Comerciantes admitem concentrar mercado dos carros usados

A falta de veículos novos no mercado está a afetar a venda de unidades em segunda mão. Standvirtual admite que plataformas possam comprar diretamente a particulares. Portugueses compram na internet veículos até 100 mil quilómetros a valer 10 a 15 mil euros.

A falta de carros por causa da crise dos semicondutores pode ditar novas tendências no comércio de usados. A plataforma Standvirtual admite que grandes plataformas possam comprar automóveis diretamente aos particulares, para depois serem revendidos, como solução para suprir a falta de usados no mercado automóvel.

As associações do setor defendem que esta alternativa seria insuficiente e exigem mais regulamentação no mercado.

"O mercado de usados em Portugal é dividido, em 50%, em vendas entre particulares e vendas de profissionais a particulares. Em mercados como o inglês, quando os profissionais têm menos carros mas há mais regulamentação e garantias, o mercado é eficiente e vai buscar unidades aos particulares", explica ao Dinheiro Vivo o diretor-geral do Standvirtual, Nuno Castel-Branco.

Em Inglaterra há plataformas que conseguem comprar 300 mil carros aos particulares num trimestre. Depois da compra, os carros são recondicionados e postos à venda na internet.

O Standvirtual admite que "pode tentar ajudar a criar" esse mercado em Portugal. O modelo permite que as transações "paguem IVA, deem garantia aos veículos, maior transparência de preço e ainda potenciam o negócio das oficinas".

Nuno Castel-Branco entende que a opção pode ajudar "80% dos vendedores, que são de pequenos negócios, e que não conseguem ir buscar carros a gestoras de frotas, empresas de aluguer de veículos e até a concessões".

As associações do setor, por outro lado, estão de pé atrás com a proposta da plataforma que liga consumidores a concessionários de venda de usados.
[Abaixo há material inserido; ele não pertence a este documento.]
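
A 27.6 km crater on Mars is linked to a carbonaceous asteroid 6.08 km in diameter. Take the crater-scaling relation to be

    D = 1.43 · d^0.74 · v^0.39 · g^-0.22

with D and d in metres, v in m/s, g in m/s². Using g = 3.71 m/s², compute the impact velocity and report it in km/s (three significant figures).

v ≈ 13.5 km/s

Rearranging for v: v = [D / (1.43 · 6080^0.74 · 3.71^-0.22)]^(1/0.39).
D = 27600 m.
6080^0.74 = 631.1
3.71^-0.22 = 0.7494
Denominator = 1.43 × 631.1 × 0.7494 = 676.3
D / 676.3 = 27600 / 676.3 = 40.81
v = 40.81^(1/0.39) = 40.81^2.5641 = 13495 m/s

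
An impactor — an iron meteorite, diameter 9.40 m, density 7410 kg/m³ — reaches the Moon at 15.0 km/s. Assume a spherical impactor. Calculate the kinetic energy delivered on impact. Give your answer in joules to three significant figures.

v = 15000 m/s.
Mass m = (π/6) ρ d³ = (π/6) × 7410 × (9.4)³ = 3.223 × 10^6 kg
E = ½ m v² = 0.5 × 3.223 × 10^6 × (15000)² = 3.626 × 10^14 J

E ≈ 3.63 × 10^14 J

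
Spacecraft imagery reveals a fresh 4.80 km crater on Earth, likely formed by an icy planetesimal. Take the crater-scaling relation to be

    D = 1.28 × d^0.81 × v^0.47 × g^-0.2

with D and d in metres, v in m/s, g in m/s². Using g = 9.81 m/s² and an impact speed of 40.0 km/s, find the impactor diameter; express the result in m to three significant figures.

d ≈ 97.0 m

Rearranging for d: d = [D / (1.28 · 40000^0.47 · 9.81^-0.2)]^(1/0.81).
D = 4800 m.
40000^0.47 = 145.5
9.81^-0.2 = 0.6334
Denominator = 1.28 × 145.5 × 0.6334 = 118.0
D / 118.0 = 4800 / 118.0 = 40.68
d = 40.68^(1/0.81) = 40.68^1.2346 = 97.04 m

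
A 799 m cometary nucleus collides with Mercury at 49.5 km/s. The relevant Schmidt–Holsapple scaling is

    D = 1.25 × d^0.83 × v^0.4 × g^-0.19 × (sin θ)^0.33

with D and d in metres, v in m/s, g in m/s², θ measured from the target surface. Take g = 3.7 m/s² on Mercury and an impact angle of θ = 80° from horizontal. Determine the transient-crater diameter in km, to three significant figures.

D ≈ 18.8 km

In SI units: v = 49500 m/s.
d^0.83 = 799^0.83 = 256.5
v^0.4 = 49500^0.4 = 75.48
g^-0.19 = 3.7^-0.19 = 0.7799
(sin 80°)^0.33 = 0.9848^0.33 = 0.9950
D = 1.25 × 256.5 × 75.48 × 0.7799 × 0.9950 = 18780 m
   = 18.78 km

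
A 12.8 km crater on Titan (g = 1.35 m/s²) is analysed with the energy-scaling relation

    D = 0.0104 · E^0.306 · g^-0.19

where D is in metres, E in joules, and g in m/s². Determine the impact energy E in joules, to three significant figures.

E ≈ 9.63 × 10^19 J

Rearranging: E = [D / (0.0104 · g^-0.19)]^(1/0.306).
D = 12800 m.
g^-0.19 = 1.35^-0.19 = 0.9446
D / (0.0104 × 0.9446) = 12800 / (9.824 × 10^-3) = 1.303 × 10^6
E = (1.303 × 10^6)^3.268 = 9.630 × 10^19 J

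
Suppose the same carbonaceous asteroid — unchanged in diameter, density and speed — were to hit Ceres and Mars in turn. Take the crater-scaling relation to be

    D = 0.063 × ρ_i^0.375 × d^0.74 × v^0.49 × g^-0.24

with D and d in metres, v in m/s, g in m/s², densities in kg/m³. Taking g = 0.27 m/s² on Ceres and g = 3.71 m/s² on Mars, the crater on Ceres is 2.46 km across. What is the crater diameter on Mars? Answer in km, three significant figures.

D ≈ 1.31 km

All impactor-dependent factors cancel in the ratio, leaving D_Mars/D_Ceres = (g_Mars/g_Ceres)^-0.24.
(3.71/0.27)^-0.24 = 13.74^-0.24 = 0.5332
D_Mars = 0.5332 × 2.46 km = 1.31 km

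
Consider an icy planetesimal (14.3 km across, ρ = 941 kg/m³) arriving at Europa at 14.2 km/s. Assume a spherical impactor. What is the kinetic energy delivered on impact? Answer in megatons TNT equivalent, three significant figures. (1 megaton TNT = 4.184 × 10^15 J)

E ≈ 3.47 × 10^7 Mt TNT

d = 14300 m; v = 14200 m/s.
Mass m = (π/6) ρ d³ = (π/6) × 941 × (14300)³ = 1.441 × 10^15 kg
E = ½ m v² = 0.5 × 1.441 × 10^15 × (14200)² = 1.453 × 10^23 J
   = 1.453 × 10^23 / 4.184×10^15 = 3.473 × 10^7 Mt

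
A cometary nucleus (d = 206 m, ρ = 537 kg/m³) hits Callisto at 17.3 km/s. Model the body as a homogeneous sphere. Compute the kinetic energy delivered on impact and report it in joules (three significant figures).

v = 17300 m/s.
Mass m = (π/6) ρ d³ = (π/6) × 537 × (206)³ = 2.458 × 10^9 kg
E = ½ m v² = 0.5 × 2.458 × 10^9 × (17300)² = 3.678 × 10^17 J

E ≈ 3.68 × 10^17 J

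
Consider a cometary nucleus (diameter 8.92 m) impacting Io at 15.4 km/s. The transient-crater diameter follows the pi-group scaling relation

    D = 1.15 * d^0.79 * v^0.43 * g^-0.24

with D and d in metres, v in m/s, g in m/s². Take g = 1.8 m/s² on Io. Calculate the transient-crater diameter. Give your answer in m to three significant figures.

In SI units: v = 15400 m/s.
d^0.79 = 8.92^0.79 = 5.634
v^0.43 = 15400^0.43 = 63.19
g^-0.24 = 1.8^-0.24 = 0.8684
D = 1.15 × 5.634 × 63.19 × 0.8684 = 355.5 m

D ≈ 356 m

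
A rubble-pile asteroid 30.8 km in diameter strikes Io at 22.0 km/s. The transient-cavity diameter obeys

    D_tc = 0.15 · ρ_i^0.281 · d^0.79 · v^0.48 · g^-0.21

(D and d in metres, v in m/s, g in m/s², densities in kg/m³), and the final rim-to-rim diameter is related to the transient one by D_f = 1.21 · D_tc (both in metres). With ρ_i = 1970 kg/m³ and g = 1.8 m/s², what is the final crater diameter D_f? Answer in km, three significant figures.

In SI: d = 30800 m, v = 22000 m/s.
ρ_i^0.281 = 1970^0.281 = 8.428
d^0.79 = 30800^0.79 = 3515
v^0.48 = 22000^0.48 = 121.4
g^-0.21 = 1.8^-0.21 = 0.8839
D_tc = 0.15 × 8.428 × 3515 × 121.4 × 0.8839 = 4.768 × 10^5 m
D_f = 1.21 × 4.768 × 10^5 = 5.769 × 10^5 m
     = 576.9 km

D_f ≈ 577 km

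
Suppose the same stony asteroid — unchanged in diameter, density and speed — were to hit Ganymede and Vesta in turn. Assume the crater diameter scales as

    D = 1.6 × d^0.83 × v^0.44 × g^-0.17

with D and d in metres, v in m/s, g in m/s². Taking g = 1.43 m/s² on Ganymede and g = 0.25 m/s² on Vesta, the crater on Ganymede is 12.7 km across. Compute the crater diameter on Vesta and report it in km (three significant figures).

D ≈ 17.1 km

All impactor-dependent factors cancel in the ratio, leaving D_Vesta/D_Ganymede = (g_Vesta/g_Ganymede)^-0.17.
(0.25/1.43)^-0.17 = 0.1748^-0.17 = 1.345
D_Vesta = 1.345 × 12.7 km = 17.1 km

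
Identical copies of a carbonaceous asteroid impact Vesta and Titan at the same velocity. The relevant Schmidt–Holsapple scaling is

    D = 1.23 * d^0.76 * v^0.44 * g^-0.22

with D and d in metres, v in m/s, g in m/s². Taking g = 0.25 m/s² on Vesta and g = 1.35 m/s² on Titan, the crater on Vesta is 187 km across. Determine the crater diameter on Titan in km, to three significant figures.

All impactor-dependent factors cancel in the ratio, leaving D_Titan/D_Vesta = (g_Titan/g_Vesta)^-0.22.
(1.35/0.25)^-0.22 = 5.400^-0.22 = 0.6900
D_Titan = 0.6900 × 187 km = 129 km

D ≈ 129 km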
"Se um consumidor vender o carro a um cliente final, o preço final será mais alto do que se for vendido a uma empresa", defende o secretário-geral da Associação Nacional das Empresas do Comércio e da Reparação Automóvel (ANECRA). Para Roberto Gaspar, "o negócio entre particulares continua a existir por causa disso".
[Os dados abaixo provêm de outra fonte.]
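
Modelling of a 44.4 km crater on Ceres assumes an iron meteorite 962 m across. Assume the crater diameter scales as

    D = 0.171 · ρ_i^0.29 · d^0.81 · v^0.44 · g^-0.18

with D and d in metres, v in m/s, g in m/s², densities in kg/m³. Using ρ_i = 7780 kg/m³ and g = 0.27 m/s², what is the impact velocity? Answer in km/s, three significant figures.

Rearranging for v: v = [D / (0.171 · 7780^0.29 · 962^0.81 · 0.27^-0.18)]^(1/0.44).
D = 44400 m.
7780^0.29 = 13.44
962^0.81 = 260.8
0.27^-0.18 = 1.266
Denominator = 0.171 × 13.44 × 260.8 × 1.266 = 758.8
D / 758.8 = 44400 / 758.8 = 58.51
v = 58.51^(1/0.44) = 58.51^2.2727 = 10384 m/s

v ≈ 10.4 km/s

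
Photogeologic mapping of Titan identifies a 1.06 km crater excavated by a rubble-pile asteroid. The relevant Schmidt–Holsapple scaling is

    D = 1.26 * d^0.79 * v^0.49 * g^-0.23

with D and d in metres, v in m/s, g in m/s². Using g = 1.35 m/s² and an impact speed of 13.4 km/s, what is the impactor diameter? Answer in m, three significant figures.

d ≈ 15.2 m

Rearranging for d: d = [D / (1.26 · 13400^0.49 · 1.35^-0.23)]^(1/0.79).
D = 1060 m.
13400^0.49 = 105.3
1.35^-0.23 = 0.9333
Denominator = 1.26 × 105.3 × 0.9333 = 123.8
D / 123.8 = 1060 / 123.8 = 8.562
d = 8.562^(1/0.79) = 8.562^1.2658 = 15.15 m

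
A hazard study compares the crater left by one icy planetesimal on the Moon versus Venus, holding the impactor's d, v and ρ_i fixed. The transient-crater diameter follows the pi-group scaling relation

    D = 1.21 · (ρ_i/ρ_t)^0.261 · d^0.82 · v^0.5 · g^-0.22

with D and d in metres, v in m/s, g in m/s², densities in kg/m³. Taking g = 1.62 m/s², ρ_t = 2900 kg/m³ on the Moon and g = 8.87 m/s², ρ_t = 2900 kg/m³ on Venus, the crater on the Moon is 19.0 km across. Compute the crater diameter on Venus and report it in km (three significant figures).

D ≈ 13.1 km

The impactor-only factors (d, v, ρ_i) cancel in the ratio, leaving D_Venus/D_Moon = (g_Venus/g_Moon)^-0.22 · (ρ_t,Moon/ρ_t,Venus)^0.261.
(8.87/1.62)^-0.22 = 5.475^-0.22 = 0.6879
(2900/2900)^0.261 = 1.000^0.261 = 1.000
Ratio = 0.6879 × 1.000 = 0.6879
D_Venus = 0.6879 × 19.0 km = 13.1 km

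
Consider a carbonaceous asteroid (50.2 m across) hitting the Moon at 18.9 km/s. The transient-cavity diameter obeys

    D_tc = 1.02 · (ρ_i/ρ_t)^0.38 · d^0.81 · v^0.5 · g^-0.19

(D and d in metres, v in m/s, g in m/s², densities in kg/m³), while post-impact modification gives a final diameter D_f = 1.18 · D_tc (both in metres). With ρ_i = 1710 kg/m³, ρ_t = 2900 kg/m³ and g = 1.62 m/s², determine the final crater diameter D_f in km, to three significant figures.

v = 18900 m/s.
(ρ_i/ρ_t)^0.38 = (1710/2900)^0.38 = 0.8181
d^0.81 = 50.2^0.81 = 23.85
v^0.5 = 18900^0.5 = 137.5
g^-0.19 = 1.62^-0.19 = 0.9124
D_tc = 1.02 × 0.8181 × 23.85 × 137.5 × 0.9124 = 2497 m
D_f = 1.18 × 2497 = 2946 m
     = 2.946 km

D_f ≈ 2.95 km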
A proposta do Standvirtual seria apenas "abrir um novo canal de venda" em vez de responder ao problema atual: "as grandes empresas que antigamente abasteciam os concessionários de usados começaram a vendê-los diretamente aos consumidores porque perceberam que tinham de controlar o negócio".

Mais regulamentação é a principal exigência da Associação Portuguesa do Comércio Automóvel (APDCA)."É necessária a clarificação das regras do comércio automóvel de usados", entende o presidente, Nuno Silva.

"Temos muitos particulares que fazem mercado paralelo e que não pagam quaisquer imposto. Se querem esse negócio, então devem ter uma carteira profissional, com o preenchimento de uma declaração junto da Autoridade Tributária", detalha o empresário. O dirigente também defende que os carros usados sejam certificados por entidades externas.

O comércio de veículos em segunda mão vai continuar a passar por dificuldades nos próximos dois anos anos, por causa da falta de novas unidades para entrega aos consumidores, antecipa Nuno Castel-Branco.

"No primeiro semestre de 2022 vai continuar a haver falta de produto novo por causa da crise dos semicondutores. Depois disso, lá para o terceiro trimestre do próximo ano, a recuperação será do ponto mais baixo do período pré-pandemia."

Como o comércio de veículos zero quilómetros só deverá voltar à normalidade em 2023, os concessionários de unidades usadas só serão beneficiados em 2024.

Caminho para elétricos

"O mundo está a preparar-se para suportar os carros elétricos", acredita o líder do Standvirtual. A empresa conduziu um estudo recentemente e 60% dos 775 inquiridos admitiram, no futuro, comprar um veículo sem emissões.

Os consumidores, no entanto, têm um ideal de autonomia entre 500 e 700 quilómetros para os veículos elétricos, algo ainda raro de encontrar nas unidades à venda.

"As pessoas têm de ajustar as expectativas, porque só precisam de percorrer esses quilómetros uma ou duas vezes por ano", entende Nuno Castel-Branco. "Se isso acontecer, os condutores têm de planear as suas viagens para recarregarem os veículos." A educação dos consumidores pode ser a chave para corrigir o problema.

Sobre o mercado de usados, os inquiridos valorizam fatores como a confiança na plataforma, o historial do carro e a facilidade da transparência da propriedade. Os portugueses apenas admitem comprar veículos que tenham até 100 mil quilómetros e que custem entre 10 e 15 mil euros, segundo um inquérito realizado pela Marktest junto de 775 consumidores.

Tudo indica que os portugueses vão continuar a precisar dos carros nos próximos anos, até à chegada da condução autónoma, daqui a mais de uma década. "Isso é outro campeonato da mobilidade."